Ethical AI Standards

Ethical AI Standards

The Foundation for Ethical AI establishes these standards to define what ethical AI means in practice, not as aspiration, but as operational responsibility.
These standards are intended to guide the development, deployment, and governance of AI systems whose failure, misuse, or opacity would result in material harm.

Ethical AI is not a branding claim.
It’s a duty of care.

Scope

These standards apply to:

  • AI systems used in regulated, high-impact, or mission-critical contexts

  • Organizations developing, deploying, or licensing AI technologies

  • Partners, vendors, and data stewards operating under the Foundation’s ethical framework

The standards are technology-agnostic and jurisdiction-aware, designed to evolve as AI capabilities and risks change.

Core Principles

1. Accountability

Every AI system must have clearly defined human accountability.

  • Responsibility for outcomes cannot be delegated to the model

  • Ownership must be traceable across the AI lifecycle

  • Accountability persists post-deployment

Ethical AI requires someone answerable at all times.

2. Transparency (Contextual, Not Absolute)

AI systems must be transparent to the degree necessary for governance, audit, and trust, not indiscriminately open.

  • Decision logic must be explainable to relevant stakeholders

  • System limitations must be disclosed to partners

  • Transparency obligations vary by use case, risk level, and audience

Ethics requires appropriate visibility, not performative openness.

3. Governance & Oversight

Ethical AI systems operate within defined governance structures.

  • Clear policies for use, escalation, and exception handling

  • Regular internal review and risk assessment

  • Defined processes for responding to failures or unintended outcomes

Un-governed AI is not ethical AI.

4. Risk Awareness & Harm Prevention

AI systems must be evaluated not only for capability, but for consequence.

  • Identification of foreseeable misuse or downstream harm

  • Mitigation strategies proportionate to risk

  • Ongoing monitoring, not one-time assessment

Ethical AI anticipates harm, it does not wait for it.

5. Human-Centered Design

AI must augment human decision-making, not obscure or replace human judgment in high-stakes contexts.

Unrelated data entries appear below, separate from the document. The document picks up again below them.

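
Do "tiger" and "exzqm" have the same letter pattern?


Pattern of "tiger": [0, 1, 2, 3, 4]
Pattern of "exzqm": [0, 1, 2, 3, 4]
Patterns match
Same pattern = Yes


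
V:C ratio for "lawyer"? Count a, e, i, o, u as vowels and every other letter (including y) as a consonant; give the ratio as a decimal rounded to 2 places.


Word: "lawyer"
Vowels (a,e,i,o,u): 2
Consonants: 4
Ratio = 2/4
= 0.50


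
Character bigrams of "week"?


Word: "week" (length 4)
Number of bigrams = 4 - 2 + 1 = 3
  Position 0: "we"
  Position 1: "ee"
  Position 2: "ek"
Bigrams = "we", "ee", "ek"


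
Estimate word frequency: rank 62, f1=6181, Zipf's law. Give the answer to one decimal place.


Zipf's law: f(r) = f(1) / r
f(1) = 6181
f(62) = 6181 / 62
= 99.7 occurrences


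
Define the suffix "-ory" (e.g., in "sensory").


Suffix: -ory
Example: sensory (sense + -ory, with a spelling change)
Meaning = relating to / place for


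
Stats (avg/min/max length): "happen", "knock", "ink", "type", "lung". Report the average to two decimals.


Lengths: "happen"=6, "knock"=5, "ink"=3, "type"=4, "lung"=4
Sum = 22, Count = 5
Average = 22/5 = 4.40
= avg=4.40, min=3, max=6


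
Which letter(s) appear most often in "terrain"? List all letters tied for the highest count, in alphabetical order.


Word: "terrain"
Letter counts:
  'a': 1
  'e': 1
  'i': 1
  'n': 1
  'r': 2
  't': 1
Maximum count = 2
Most frequent = 'r' (2 times each)


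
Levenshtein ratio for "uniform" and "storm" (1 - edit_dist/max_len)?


Word 1: "uniform" (length 7)
Word 2: "storm" (length 5)
One optimal edit sequence:
  1. delete 'u'  (+1)
  2. delete 'n'  (+1)
  3. substitute 'i' -> 's'  (+1)
  4. substitute 'f' -> 't'  (+1)
  5. keep 'o'
  6. keep 'r'
  7. keep 'm'
Edit distance = 4
Max length = max(7, 5) = 7
Similarity = 1 - 4/7
= 0.4286


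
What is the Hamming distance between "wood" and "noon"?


Comparing character by character (same length = 4):
  Pos 0: 'w' vs 'n' !=
  Pos 1: 'o' vs 'o' =
  Pos 2: 'o' vs 'o' =
  Pos 3: 'd' vs 'n' !=
Hamming distance = 2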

  • Humans retain authority in consequential decisions

  • AI outputs must be contextualized, not treated as truth

  • Systems must respect human dignity and agency

Ethical AI serves people, it does not subordinate them.

6. Integrity of Inputs

AI systems are only as ethical as the materials used to build them.

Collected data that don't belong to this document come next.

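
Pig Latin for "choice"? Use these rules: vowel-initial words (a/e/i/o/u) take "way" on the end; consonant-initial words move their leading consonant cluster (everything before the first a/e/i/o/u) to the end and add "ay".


Word: "choice"
Starts with consonant(s) → move to end, add 'ay'
Consonant cluster: "ch"
Pig Latin = "oicechay"


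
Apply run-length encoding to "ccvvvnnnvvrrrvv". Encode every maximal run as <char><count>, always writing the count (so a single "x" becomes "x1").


String: "ccvvvnnnvvrrrvv"
Scanning for consecutive runs:
  'c' x 2
  'v' x 3
  'n' x 3
  'v' x 2
  'r' x 3
  'v' x 2
RLE = "c2v3n3v2r3v2"


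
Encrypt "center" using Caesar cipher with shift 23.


Word: "center"
Shift: 23
Each letter → (letter + shift) mod 26:
  'c' (2) + 23 = 25 → 'z'
  'e' (4) + 23 = 1 → 'b'
  'n' (13) + 23 = 10 → 'k'
  't' (19) + 23 = 16 → 'q'
  'e' (4) + 23 = 1 → 'b'
  'r' (17) + 23 = 14 → 'o'
Result = "zbkqbo"


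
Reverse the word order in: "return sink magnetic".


Original: "return sink magnetic"
Words (1..n): return | sink | magnetic
Reversed (n..1): magnetic | sink | return
Result = "magnetic sink return"


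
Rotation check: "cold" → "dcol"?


Word: "cold", Candidate: "dcol"
Method: check if candidate is substring of word+word
"coldcold" contains "dcol"? Yes
Is rotation = Yes


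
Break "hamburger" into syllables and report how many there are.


Word: "hamburger"
Syllable breakdown: ham / bur / ger
Counting: 3 parts
= 3 syllables


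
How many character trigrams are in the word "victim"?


Word: "victim" (length 6)
Number of 3-grams = length - 3 + 1 = 6 - 3 + 1
= 4


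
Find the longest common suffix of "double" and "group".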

  • Inputs must be lawfully obtained and responsibly sourced

  • Origins must be known, documented, and defensible

  • Ethical responsibility does not end at acquisition

Opacity at the foundation creates risk at the surface.

7. Stewardship Over Exploitation

Ethical AI treats systems, data, and outputs as long-term responsibilities, not disposable assets.

  • Lifecycle thinking over short-term gain

  • Continuity, maintenance, and responsibility over time

  • Respect for the long-term impact of AI deployment

Ethics is sustained behavior, not a launch condition.

8. Adaptability & Continuous Review

Ethical AI standards must evolve.

  • Regular reassessment as technology and context change

  • Willingness to revise practices when risks emerge

  • No claim of permanent ethical completeness

Ethical AI is a process, not a certification moment.

Application

These standards guide:

  • The Foundation’s internal initiatives

  • Affiliated platforms and partners

  • Ethical evaluation of AI systems and practices

Alignment with these standards indicates a commitment to responsible AI, not perfection, but accountability.

The Foundation for Ethical AI does not claim authority through consensus or popularity.
It claims authority through clarity, responsibility, and application.

Ethical AI is not what a system claims to be.
It is how it is governed, stewarded, and answered for.